Le nostre società sono fuori squadra. Si stanno trascinando dal 2008 prive di una rotta delineata. Il che non può che esporre a grandissimi rischi. Il sostegno finanziario operato dalla BCE è quanto mai opportuno (e necessario) se pensato come intervento che permette di guadagnare tempo. Ma diventa fuorvianti, e alla lunga pericolose, se è scambiato come la soluzione del problema. Dunque dobbiamo affrettarci per capire cosa intendiamo fare, dove intendiamo andare, per fare cosa. Sono queste le domande a cui rispondere per proiettarci in un futuro che ci porti fuori dalla crisi e all’interno di un nuovo modello di sviluppo. Altrimenti si rischia di restare impantanati in questa sorta di crisi permanente e di scambiare delle zattere di salvataggio per la terra ferma.

Per cominciare a riflettere su questo interrogativo è utile proporre una sintetica raccolta dei principali segni e tracce di ciò che sembra muoversi nel contesto socio-economico contemporaneo. Vorrei presentare questa raccolta in modo disordinato. Il mio obiettivo, qui, è semplicemente quello di almanaccare alcuni fenomeni che è necessario considerare per provare a risultano scorgere il futuro che ci aspetta:

  • Digitalizzazione e rete. Come sappiamo, siamo alla vigilia di una grande trasformazione. Il cosiddetto Internet delle cose, e la rivoluzione produttiva che si accompagna alla fabbrica 4.0 e alle forme emergenti di smart work, cambieranno la nostra vita introducendo il grande capitolo dei big data. Con conseguenze rilevanti anche sulla democrazia e le forme della partecipazione politica.
  • Mercatizzazione della vita. Il welfare è destinato a cambiare radicalmente. Nel quadro di mutamenti in atto in ambito medico ed economico, la vita tenderà a essere inglobata nel processo capitalistico. In società invecchiate e benestanti, il bene più prezioso che il capitalismo avrà da vendere sarà proprio la salute, con una enfasi particolare sui meccanismi della riproduzione e della efficientizzazione.
  • Un nuovo modo di fare impresa. Tra le imprese, specie quelle più avanzate, si fa largo una certa attenzione ai temi della sostenibilità e della legittimazione sociale. Sono ormai tante le organizzazione che pensano che sia arrivato il tempo di andare oltre la corporate social responsibility, con l’adozione di nuovi modelli di business nella linea che M. Porter chiama “valore condiviso” e Jacque Attali “economia positiva”. La sharing economy, la nuova ecologia politica, l’economia circolare, il convivialismo, i commoms sono pratiche destinate a diffondersi e a cambiare il modo di produrre, distribuire e consumare i beni e i sevizi nelle nostre società.
  • Lo sguardo nuovo dei millennials. Diverse ricerche a livello internazionale concordano sul fatto che tra i millennials e gli under 29 si radicano nuove configurazioni di valori. Cose che per le generazioni precedenti sembravano marginali o inesistenti, poiché erano questioni che di fatto non esistevano, per i giovani si delineano come nuove priorità: attenzione all’ambiente e alla qualità delle relazioni, apertura verso lo straniero, domanda di senso orientata a quello che si fa. Il capitalismo è accettato ma guardato con sospetto, si chiede un ruolo dello stato senza statalismo. La tolleranza è un valore diffuso. Si può, forse, arrivare a ipotizzare l’emergere di una nuova svolta relazionale capace di prendere le distanze dal ‘68 e dalle sue successive interpretazioni.

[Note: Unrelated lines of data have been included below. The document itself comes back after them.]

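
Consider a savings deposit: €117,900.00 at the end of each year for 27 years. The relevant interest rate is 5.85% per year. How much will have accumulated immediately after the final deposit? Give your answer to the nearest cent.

This is an ordinary annuity: 27 deposits of €117,900.00 at the end of each year.
Periodic rate r = 0.0585 per year.
FV = PMT × [((1+r)^n − 1)/r] = 117,900 × [(1+r)^27 − 1] / r = €7,338,913.85

€7,338,913.85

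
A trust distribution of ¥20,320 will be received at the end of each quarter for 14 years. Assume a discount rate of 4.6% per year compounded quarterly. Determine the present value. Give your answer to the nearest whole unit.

¥835,557

This is an ordinary annuity: 56 payments of ¥20,320 at the end of each quarter.
Periodic rate r = 0.046/4 per quarter; n is counted in quarters.
PV = PMT × [(1 − (1+r)^−n)/r] = 20,320 × [1 − (1+r)^−56] / r = ¥835,557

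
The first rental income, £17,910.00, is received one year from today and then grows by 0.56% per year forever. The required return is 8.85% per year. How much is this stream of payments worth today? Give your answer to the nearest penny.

£216,043.43

Periodic rate r = 0.0885 per year.
Growing perpetuity (Gordon): PV = PMT₁ / (r − g) = 17,910 / (r − 0.0056) = £216,043.43.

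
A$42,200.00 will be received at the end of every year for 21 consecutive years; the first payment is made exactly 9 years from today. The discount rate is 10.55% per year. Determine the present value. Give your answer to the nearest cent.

A$157,483.94

Ordinary annuity of 21 payments, first payment at period 9.
Periodic rate r = 0.1055 per year.
The ordinary-annuity PV formula values the stream one period before the first payment (period 8); discount that back 8 periods:
PV₀ = 42,200 × [1 − (1+r)^−21] / r × (1+r)^−8 = A$157,483.94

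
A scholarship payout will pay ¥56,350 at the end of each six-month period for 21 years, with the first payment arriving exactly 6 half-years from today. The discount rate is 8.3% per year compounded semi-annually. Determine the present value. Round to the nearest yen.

¥907,180

Ordinary annuity of 42 payments, first payment at period 6.
Periodic rate r = 0.083/2 per half-year; n is counted in half-years.
The ordinary-annuity PV formula values the stream one period before the first payment (period 5); discount that back 5 periods:
PV₀ = 56,350 × [1 − (1+r)^−42] / r × (1+r)^−5 = ¥907,180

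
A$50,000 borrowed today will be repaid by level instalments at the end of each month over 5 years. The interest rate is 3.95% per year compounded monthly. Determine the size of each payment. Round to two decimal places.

Level ordinary annuity; solve PV = PMT × [(1 − (1+r)^−n)/r] for PMT.
Periodic rate r = 0.0395/12 per month; n is counted in months.
With n = 60: PMT = 50,000 / ([(1 − (1+r)^−n)/r]) = A$919.70

A$919.70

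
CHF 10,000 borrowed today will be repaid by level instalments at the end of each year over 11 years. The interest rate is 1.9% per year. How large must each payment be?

Level ordinary annuity; solve PV = PMT × [(1 − (1+r)^−n)/r] for PMT.
Periodic rate r = 0.019 per year.
With n = 11: PMT = 10,000 / ([(1 − (1+r)^−n)/r]) = CHF 1,015.98

CHF 1,015.98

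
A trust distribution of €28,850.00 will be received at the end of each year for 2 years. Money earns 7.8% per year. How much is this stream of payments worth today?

This is an ordinary annuity: 2 payments of €28,850.00 at the end of each year.
Periodic rate r = 0.078 per year.
PV = PMT × [(1 − (1+r)^−n)/r] = 28,850 × [1 − (1+r)^−2] / r = €51,588.61

€51,588.61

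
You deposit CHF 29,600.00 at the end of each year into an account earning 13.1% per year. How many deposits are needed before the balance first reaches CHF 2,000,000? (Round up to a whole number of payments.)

19 payments

Periodic rate r = 0.131 per year.
Ordinary annuity FV: 2,000,000 = 29,600 × [((1+r)^n − 1)/r].
(1+r)^n = 1 + 2,000,000 × r / 29,600, so n = ln(1 + 2,000,000·r/29,600) / ln(1+r) = 18.58.
Round up to a whole number of payments: n = 19.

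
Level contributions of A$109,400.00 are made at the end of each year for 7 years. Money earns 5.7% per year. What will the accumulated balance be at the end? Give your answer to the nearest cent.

A$909,926.04

This is an ordinary annuity: 7 deposits of A$109,400.00 at the end of each year.
Periodic rate r = 0.057 per year.
FV = PMT × [((1+r)^n − 1)/r] = 109,400 × [(1+r)^7 − 1] / r = A$909,926.04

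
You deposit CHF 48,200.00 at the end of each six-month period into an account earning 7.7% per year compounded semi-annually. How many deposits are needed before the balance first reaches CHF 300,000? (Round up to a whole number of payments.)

Periodic rate r = 0.077/2 per half-year; n is counted in half-years.
Ordinary annuity FV: 300,000 = 48,200 × [((1+r)^n − 1)/r].
(1+r)^n = 1 + 300,000 × r / 48,200, so n = ln(1 + 300,000·r/48,200) / ln(1+r) = 5.69.
Round up to a whole number of payments: n = 6.

6 payments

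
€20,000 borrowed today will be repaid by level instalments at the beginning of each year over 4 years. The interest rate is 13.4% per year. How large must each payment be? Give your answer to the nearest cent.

€5,978.70

Level annuity due; solve PV = PMT × [(1 − (1+r)^−n)/r] × (1+r) for PMT.
Periodic rate r = 0.134 per year.
With n = 4: PMT = 20,000 / ([(1 − (1+r)^−n)/r] × (1+r)) = €5,978.70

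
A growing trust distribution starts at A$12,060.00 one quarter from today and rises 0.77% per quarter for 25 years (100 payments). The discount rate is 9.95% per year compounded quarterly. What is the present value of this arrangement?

A$572,618.77

Periodic rate r = 0.0995/4 per quarter; n is counted in quarters.
Growing ordinary annuity: PV = PMT₁ × [1 − ((1+g)/(1+r))^n] / (r − g) = 12,060 × [1 − ((1+0.0077)/(1+r))^100] / (r − 0.0077) = A$572,618.77.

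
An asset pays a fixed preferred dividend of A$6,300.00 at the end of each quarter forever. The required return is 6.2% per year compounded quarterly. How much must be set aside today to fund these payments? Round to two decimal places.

A$406,451.61

Periodic rate r = 0.062/4 per quarter.
Level perpetuity: PV = PMT / r = 6,300 / (0.062/4) = A$406,451.61.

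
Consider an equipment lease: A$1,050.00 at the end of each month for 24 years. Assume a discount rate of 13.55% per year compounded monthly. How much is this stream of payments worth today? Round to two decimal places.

This is an ordinary annuity: 288 payments of A$1,050.00 at the end of each month.
Periodic rate r = 0.1355/12 per month; n is counted in months.
PV = PMT × [(1 − (1+r)^−n)/r] = 1,050 × [1 − (1+r)^−288] / r = A$89,324.39

A$89,324.39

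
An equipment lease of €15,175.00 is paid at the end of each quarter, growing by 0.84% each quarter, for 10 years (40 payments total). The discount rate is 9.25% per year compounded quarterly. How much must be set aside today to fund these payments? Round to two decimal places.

€453,476.31

Periodic rate r = 0.0925/4 per quarter; n is counted in quarters.
Growing ordinary annuity: PV = PMT₁ × [1 − ((1+g)/(1+r))^n] / (r − g) = 15,175 × [1 − ((1+0.0084)/(1+r))^40] / (r − 0.0084) = €453,476.31.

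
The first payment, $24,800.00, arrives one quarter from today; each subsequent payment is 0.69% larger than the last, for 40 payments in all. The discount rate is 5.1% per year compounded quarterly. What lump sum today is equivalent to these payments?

Periodic rate r = 0.051/4 per quarter; n is counted in quarters.
Growing ordinary annuity: PV = PMT₁ × [1 − ((1+g)/(1+r))^n] / (r − g) = 24,800 × [1 − ((1+0.0069)/(1+r))^40] / (r − 0.0069) = $876,838.83.

$876,838.83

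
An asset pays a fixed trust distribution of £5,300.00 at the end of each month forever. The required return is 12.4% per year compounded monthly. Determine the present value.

£512,903.23

Periodic rate r = 0.124/12 per month.
Level perpetuity: PV = PMT / r = 5,300 / (0.124/12) = £512,903.23.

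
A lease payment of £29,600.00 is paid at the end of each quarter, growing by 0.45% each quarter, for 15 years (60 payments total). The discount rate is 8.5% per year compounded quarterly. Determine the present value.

Periodic rate r = 0.085/4 per quarter; n is counted in quarters.
Growing ordinary annuity: PV = PMT₁ × [1 − ((1+g)/(1+r))^n] / (r − g) = 29,600 × [1 − ((1+0.0045)/(1+r))^60] / (r − 0.0045) = £1,112,001.44.

£1,112,001.44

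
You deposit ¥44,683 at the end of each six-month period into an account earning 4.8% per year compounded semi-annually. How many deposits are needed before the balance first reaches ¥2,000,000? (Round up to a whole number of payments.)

Periodic rate r = 0.048/2 per half-year; n is counted in half-years.
Ordinary annuity FV: 2,000,000 = 44,683 × [((1+r)^n − 1)/r].
(1+r)^n = 1 + 2,000,000 × r / 44,683, so n = ln(1 + 2,000,000·r/44,683) / ln(1+r) = 30.76.
Round up to a whole number of payments: n = 31.

31 payments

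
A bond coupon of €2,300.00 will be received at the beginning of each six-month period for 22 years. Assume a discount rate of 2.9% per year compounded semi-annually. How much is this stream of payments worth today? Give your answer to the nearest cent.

This is an annuity due: 44 payments of €2,300.00 at the beginning of each six-month period.
Periodic rate r = 0.029/2 per half-year; n is counted in half-years.
PV = PMT × [(1 − (1+r)^−n)/r] × (1+r) = 2,300 × [1 − (1+r)^−44] / r × (1+r) = €75,508.15

€75,508.15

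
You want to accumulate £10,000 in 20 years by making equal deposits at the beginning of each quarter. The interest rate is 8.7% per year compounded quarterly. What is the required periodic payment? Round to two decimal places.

£46.36

Level annuity due; solve FV = PMT × [((1+r)^n − 1)/r] × (1+r) for PMT.
Periodic rate r = 0.087/4 per quarter; n is counted in quarters.
With n = 80: PMT = 10,000 / ([((1+r)^n − 1)/r] × (1+r)) = £46.36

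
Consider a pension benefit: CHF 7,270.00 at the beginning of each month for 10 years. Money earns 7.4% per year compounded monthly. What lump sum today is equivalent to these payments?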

Ed è da quest’ultimo punto che possiamo prendere le mosse per dire che, a livello simbolico, l’immaginario della realizzazione di sé individualizzata nella produzione e nel consumo, che sostiene culturalmente l’aumento delle libertà quantitative individuali, cominci oggi a essere rimesso in discussione dalle nuove domande sociali.

Ed è da queste nuove domande sociali che si deve cercare di ripartire.